(aus “Das Monster von Frankenstein” Nr. 5, Mai 1974, Williams-Verlag)
Im hinteren Heftteil enthält dieser Comic den Nachdruck von Al Lusters „Don’t Ever Gyp A Gypsy“ aus MYSTERY TALES Nr. 14 vom August 1953, Atlas Comics.
Ein Gangsterpärchen überfällt eine Wahrsagerin. Die jedoch verfügt über Unsterblichkeit, die sie zu verkaufen bereit ist. Ein Handel wird gemacht, ein Zaubertrank angerührt und verabreicht – doch es kommt zu Komplikationen…
Willkommen zum Schluss unserer zweiten „Deutschen Wochen“ und (neben „Sie warten im Kerker”) einer weiteren Geschichte, die von der Bundesprüfstelle für jugendgefährdende Schriften indiziert wurde. Weshalb? Tja, Herrschaften, Volksverhetzung.
Denn die Wahrsagerin wird als „Zigeunerin“ dargestellt. Und zwar noch obendrauf als eine „vor Hässlichkeit strotzende“ (alle Zitate hier und im Folgenden von der BPS).
„Diese Negativzeichnung der Zigeunerin in Verbindung mit dem Merkspruch ‚Achtung, Zigeuner haben den bösen Blick!‘ (S. 22) stellt eine Diskriminierung der Volksgruppe der Zigeuner dar und stachelt damit zum Rassenhass auf“.
Was meinen Sie, liebe Leser?
Also, ich find die Geschichte toll. Dichter und irrer kann man eine Gruselmär nicht erzählen. Muss wohl ein irrer Dichter gewesen sein.
Alle drei Figuren sind überzeichnete Abziehbilder, die Gewalt explodiert äußerst plakativ, es geht nur um Geld, ist doch herrlich!
Ich hab da auch nix Fremdenfeindliches drin gesehen. Es ist die Standard-Comic-Hexe. Die sieht immer so aus. Über den Migrationshintergund dieser Schaustellerin habe ich mir keine Gedanken gemacht.
Zur Entstehungszeit von „Don’t Ever Gyp A Gypsy“ herrschte in den USA noch Rassentrennung zwischen Schwarzen und Weißen! Heute ist man zu Recht so sensibel, sämtliche „Zigeuner“-Bezüge tilgen zu wollen.
Einerseits beruhigend, dass die Bundesprüfstelle schon 1974 den Finger auf die Unkorrektheiten legt. Gewarnt durch die Untaten der Nazi-Zeit will man aufkommender Fremdenfeindlichkeit einen Riegel vorschieben. Absolut daneben ist die Textblase „Achtung, Zigeuner haben den bösen Blick“. Keine Frage.
Andererseits bestürzend, dass die Behörde völlig verpeilt, dass diese Parabel nicht im Mindesten realistisch sein will.

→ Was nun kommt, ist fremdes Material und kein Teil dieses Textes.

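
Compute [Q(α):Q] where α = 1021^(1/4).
[Q(α):Q] = 4

α is a root of x^4 - 1021. By Eisenstein's criterion at the prime p = 1021 (which divides the constant term 1021 but p^2 = 1042441 does not, since 1021 is squarefree), x^4 - 1021 is irreducible over Q. Hence [Q(α):Q] = 4.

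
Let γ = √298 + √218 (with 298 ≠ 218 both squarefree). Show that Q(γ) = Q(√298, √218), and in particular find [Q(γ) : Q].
[Q(γ) : Q] = 4 (equivalently, Q(γ) = Q(√298, √218))

Obviously Q(γ) ⊆ Q(√298, √218), and [Q(√298, √218):Q] = 4 (since 298, 218 are distinct squarefree integers > 1 with 64964 not a perfect square). To show equality we compute the minimal polynomial of γ. From γ = √298 + √218: γ^2 = 298 + 2√(64964) + 218 = 516 + 2√(64964), so γ^2 - 516 = 2√(64964); squaring, (γ^2 - 516)^2 = 4·64964, i.e. γ^4 - 1032γ^2 + 266256 - 259856 = 0, i.e. γ^4 - 1032γ^2 + 6400 = 0. So γ is a root of x^4 - 1032x^2 + 6400. This polynomial is irreducible over Q: it has no rational root (each ±√298 ± √218 is irrational), and any factorization into two quadratics over Q would force √(64964) ∈ Q (pairing opposite roots) or √298, √218 ∈ Q (other pairings), all impossible. Hence [Q(γ):Q] = 4 = [Q(√298, √218):Q], so Q(γ) = Q(√298, √218).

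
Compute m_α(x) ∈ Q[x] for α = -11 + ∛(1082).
m_α(x) = x^3 + 33x^2 + 363x + 249

Set β = α + 11 = ∛(1082), so β^3 = 1082. Then (α + 11)^3 - 1082 = 0, i.e. α is a root of g(x) = (x + 11)^3 - 1082 = x^3 + 33x^2 + 363x + 249. Since g(x) = h(x + 11) where h(x) = x^3 - 1082, and h is irreducible over Q (because 1082 is not a perfect cube, so h has no rational root, and a monic cubic with no rational root is irreducible), g is also irreducible (irreducibility is preserved under the substitution x → x + 11). Hence m_α(x) = x^3 + 33x^2 + 363x + 249.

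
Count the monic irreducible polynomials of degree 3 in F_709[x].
There are 118800040 monic irreducible polynomials of degree 3 over F_709

Each element of F_{709^3} that lies in no proper subfield is a root of exactly one monic irreducible of degree 3 over F_709, and each such polynomial has 3 distinct roots in F_{709^3}. By Möbius inversion the count is N_709(3) = (1/3) Σ_{d|3} μ(3/d) · 709^d = (1/3)(μ(3)·709^1 + μ(1)·709^3) = 356400120/3 = 118800040.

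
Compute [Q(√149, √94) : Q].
[Q(√149, √94) : Q] = 4

[Q(√149):Q] = 2 (min poly x^2 - 149, irreducible since 149 is squarefree > 1). For the top step, suppose √94 ∈ Q(√149), say √94 = c + d√149 with c, d ∈ Q. Squaring: 94 = c^2 + 149d^2 + 2cd√149. Since √149 ∉ Q this forces 2cd = 0. If d = 0 then √94 = c ∈ Q, contradicting 94 squarefree > 1. If c = 0 then 94 = 149d^2, so 149·94 = (149d)^2 is a perfect square in Q — but 149·94 = 14006 is not a perfect square (since 149 and 94 are distinct squarefree integers). Contradiction. Hence √94 ∉ Q(√149), so x^2 - 94 stays irreducible over Q(√149) and [Q(√149, √94) : Q(√149)] = 2. By the tower law, [Q(√149, √94) : Q] = 2 · 2 = 4.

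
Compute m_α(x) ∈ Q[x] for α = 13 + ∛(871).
m_α(x) = x^3 - 39x^2 + 507x - 3068

Set β = α - 13 = ∛(871), so β^3 = 871. Then (α - 13)^3 - 871 = 0, i.e. α is a root of g(x) = (x - 13)^3 - 871 = x^3 - 39x^2 + 507x - 3068. Since g(x) = h(x - 13) where h(x) = x^3 - 871, and h is irreducible over Q (because 871 is not a perfect cube, so h has no rational root, and a monic cubic with no rational root is irreducible), g is also irreducible (irreducibility is preserved under the substitution x → x - 13). Hence m_α(x) = x^3 - 39x^2 + 507x - 3068.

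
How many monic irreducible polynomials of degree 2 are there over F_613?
There are 187578 monic irreducible polynomials of degree 2 over F_613

Each element of F_{613^2} that lies in no proper subfield is a root of exactly one monic irreducible of degree 2 over F_613, and each such polynomial has 2 distinct roots in F_{613^2}. By Möbius inversion the count is N_613(2) = (1/2) Σ_{d|2} μ(2/d) · 613^d = (1/2)(μ(2)·613^1 + μ(1)·613^2) = 375156/2 = 187578.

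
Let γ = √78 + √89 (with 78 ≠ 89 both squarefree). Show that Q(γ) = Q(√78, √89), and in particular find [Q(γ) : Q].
[Q(γ) : Q] = 4 (equivalently, Q(γ) = Q(√78, √89))

Obviously Q(γ) ⊆ Q(√78, √89), and [Q(√78, √89):Q] = 4 (since 78, 89 are distinct squarefree integers > 1 with 6942 not a perfect square). To show equality we compute the minimal polynomial of γ. From γ = √78 + √89: γ^2 = 78 + 2√(6942) + 89 = 167 + 2√(6942), so γ^2 - 167 = 2√(6942); squaring, (γ^2 - 167)^2 = 4·6942, i.e. γ^4 - 334γ^2 + 27889 - 27768 = 0, i.e. γ^4 - 334γ^2 + 121 = 0. So γ is a root of x^4 - 334x^2 + 121. This polynomial is irreducible over Q: it has no rational root (each ±√78 ± √89 is irrational), and any factorization into two quadratics over Q would force √(6942) ∈ Q (pairing opposite roots) or √78, √89 ∈ Q (other pairings), all impossible. Hence [Q(γ):Q] = 4 = [Q(√78, √89):Q], so Q(γ) = Q(√78, √89).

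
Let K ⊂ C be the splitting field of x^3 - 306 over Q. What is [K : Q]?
[K : Q] = 6

The roots of x^3 - 306 are ∛306, ω∛306, ω^2∛306 where ω = e^(2πi/3) is a primitive cube root of unity, so K = Q(∛306, ω). Now [Q(∛306):Q] = 3 (since 306 is not a perfect cube, x^3 - 306 is irreducible) and [Q(ω):Q] = 2. Both 2 and 3 divide [K:Q], and [K:Q] ≤ 3·2 = 6, so [K:Q] = 6. (Equivalently: Q(∛306) ⊂ R but ω ∉ R, so [K : Q(∛306)] = 2.)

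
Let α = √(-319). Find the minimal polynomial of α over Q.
m_α(x) = x^2 + 319

α satisfies α^2 + 319 = 0, so x^2 + 319 annihilates α. Since d = -319 is squarefree and ≠ 1, it is not a perfect square in Q, so x^2 + 319 has no rational root and is therefore irreducible over Q (a degree-2 polynomial over a field is irreducible iff it has no root). Hence m_α(x) = x^2 + 319.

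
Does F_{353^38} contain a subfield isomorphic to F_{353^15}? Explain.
No: F_{353^15} is not a subfield of F_{353^38}

F_{p^m} embeds in F_{p^n} iff m | n. Here 15 ∤ 38 (since 38 = 2·15 + 8 with remainder 8 ≠ 0), so F_{353^15} is not a subfield of F_{353^38}. Equivalently: if it were, the tower law would give 15 = [F_{353^15}:F_353] dividing [F_{353^38}:F_353] = 38, contradiction.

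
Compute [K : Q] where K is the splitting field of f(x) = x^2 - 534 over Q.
[K : Q] = 2

f(x) = x^2 - 534 factors as (x - √534)(x + √534). The splitting field is K = Q(√534). Since 534 is squarefree and > 1, it is not a perfect square, so x^2 - 534 is irreducible over Q and [Q(√534) : Q] = 2. Hence [K : Q] = 2.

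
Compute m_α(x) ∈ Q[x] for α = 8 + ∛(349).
m_α(x) = x^3 - 24x^2 + 192x - 861

Set β = α - 8 = ∛(349), so β^3 = 349. Then (α - 8)^3 - 349 = 0, i.e. α is a root of g(x) = (x - 8)^3 - 349 = x^3 - 24x^2 + 192x - 861. Since g(x) = h(x - 8) where h(x) = x^3 - 349, and h is irreducible over Q (because 349 is not a perfect cube, so h has no rational root, and a monic cubic with no rational root is irreducible), g is also irreducible (irreducibility is preserved under the substitution x → x - 8). Hence m_α(x) = x^3 - 24x^2 + 192x - 861.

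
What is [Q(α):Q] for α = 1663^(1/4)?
[Q(α):Q] = 4

α is a root of x^4 - 1663. By Eisenstein's criterion at the prime p = 1663 (which divides the constant term 1663 but p^2 = 2765569 does not, since 1663 is squarefree), x^4 - 1663 is irreducible over Q. Hence [Q(α):Q] = 4.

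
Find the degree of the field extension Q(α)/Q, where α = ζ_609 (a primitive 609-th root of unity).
[Q(α):Q] = 336

The minimal polynomial of ζ_609 over Q is the 609-th cyclotomic polynomial Φ_609(x), which is irreducible over Q and has degree φ(609) = 336. Hence [Q(α):Q] = φ(609) = 336.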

Denn neben der Aufstachelung zum Rassenhass stapelt die BPS noch weitere Vorwürfe auf: „Der jugendgefährdende Charakter dieser Mord-Story liegt nicht nur in dem fast beiläufigen Rauben und Morden des Slade, sondern in der sozial-ethischen Begriffsverwirrung, die der Moral dieser Geschichte zugrunde liegt. Die Strafe ereilt den Verbrecher nicht etwa wegen seiner Greueltaten (Rauben und Morden), sondern weil seine Freundin die Zigeunerin um die Hälfte des Geldes betrogen hat. Diese Moral verkehrt alle Werte von Menschlichkeit und Gerechtigkeit ins Gegenteil“.
Hör ich da Kanonen, die auf Spatzen schießen? Hat da der Kanonier über dem Geknalle nicht den Schuss gehört? Meint: die Pointe nicht verstanden? Die lautet nämlich: Halbes Geld = halbe Unsterblichkeit = Leben als Skelett.
Die hier dargestellte Welt verkehrt nicht moralische Werte ins Gegenteil, sondern hat diese nie besessen. „Begaunere keinen Zigeuner!“ ist das spinnerte Konstrukt einer Gangsterfantasie. Kein Leser wird erwägen, sich zu verhalten wie einer der drei Charaktere. Halt: Streiche „Charaktere“, ersetze durch „Knallchargen“.
Fazit: Nicht alle Menschen sind ironiefähig. “Das Monster von Frankenstein” Nr. 5 kam auf den Index und durfte 30 Jahre lang nicht weiter verkauft, nachgedruckt oder sonstwie veröffentlicht werden.